The Rakes were second, and although I’ve never really bothered to give them a listen, I wasn’t complaining about the chance to see a band of such… er… popularity (?) as a support act. I thought they were a bit of fun and were alright for what they were, with catchy songs and a bit of a mini-Bloc Party feel to them, not that that’s really my sort of thing, but I’m not saying I dislike it. Perhaps their set was a touch too long though. By the end I think most people were getting a bit restless for The Mary Chain.
After seeing JAMC at V Festival over the weekend, I wasn’t sure what my feelings were. I suppose I was a bit underwhelmed, but I think that can be partly attributed to the whole festival atmosphere that you get sometimes. The chance to see them at their own show in a good arena was something I couldn’t pass up, and I felt honoured that someone of my age could have the chance to see one of the great bands of modern music. Just as at V Fest, Jim Reid’s voice was spot on. It’s quite amazing that that is the case. And while they perhaps aren’t the most active of performers, I still got the feeling that they were thoroughly enjoying what they were doing, and that’s such an important factor when you go to see a band, especially one that has been doing it for years. My only disappoint was the lack of Psychocandy material in the set (would’ve loved to have seen ‘Never Understand’ or ‘Something’s Wrong’), but for the general atmosphere and musical precision, it was one of the better shows I’ve seen of late. Also, for once, a good Sydney crowd. I don’t think I had one single encounter with an irritating fan, nor did I have a problem seeing, what with the sloped Enmore floor. So in that aspect, another big winner of a gig.

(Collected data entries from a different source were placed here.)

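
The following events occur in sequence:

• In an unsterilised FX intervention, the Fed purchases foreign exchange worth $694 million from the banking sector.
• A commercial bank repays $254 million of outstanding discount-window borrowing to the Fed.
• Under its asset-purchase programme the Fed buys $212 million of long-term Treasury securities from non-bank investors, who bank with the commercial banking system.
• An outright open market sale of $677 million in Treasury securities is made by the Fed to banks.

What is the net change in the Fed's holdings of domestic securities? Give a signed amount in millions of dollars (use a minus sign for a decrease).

Fed balance sheet:
  Assets:      Securities −$465M, Loans to banks −$254M, Foreign assets +$694M
  Liabilities: Bank reserves −$25M
Commercial banking system:
  Assets:      Reserves at CB −$25M, Securities +$677M, Foreign assets −$694M
  Liabilities: Checkable deposits +$212M, Borrowings from CB −$254M
So the change in the Fed's holdings of domestic securities is -$465 million.

-$465 million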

I went to the show with my currently non-girlfriend, and we bumped into a previous girlfriend of mine who was with her boyfriend of the same name as myself. It was actually quite nice though, although I did feel a touch sized-up by my opposite number (‘What are you doing at uni?’). But otherwise it was a nice chance meeting. Matters of a relationship nature, however, grew more confusing overnight, and I remain in this purgatory of uncertainty as to what should be done.
That’s how it is though, and it’s not as if my life will forever be this way, as much as it feels like time is rushing by. Things will resolve, sooner or later, and I will reach a point of contentness.
Back to bizarro world, for the moment though.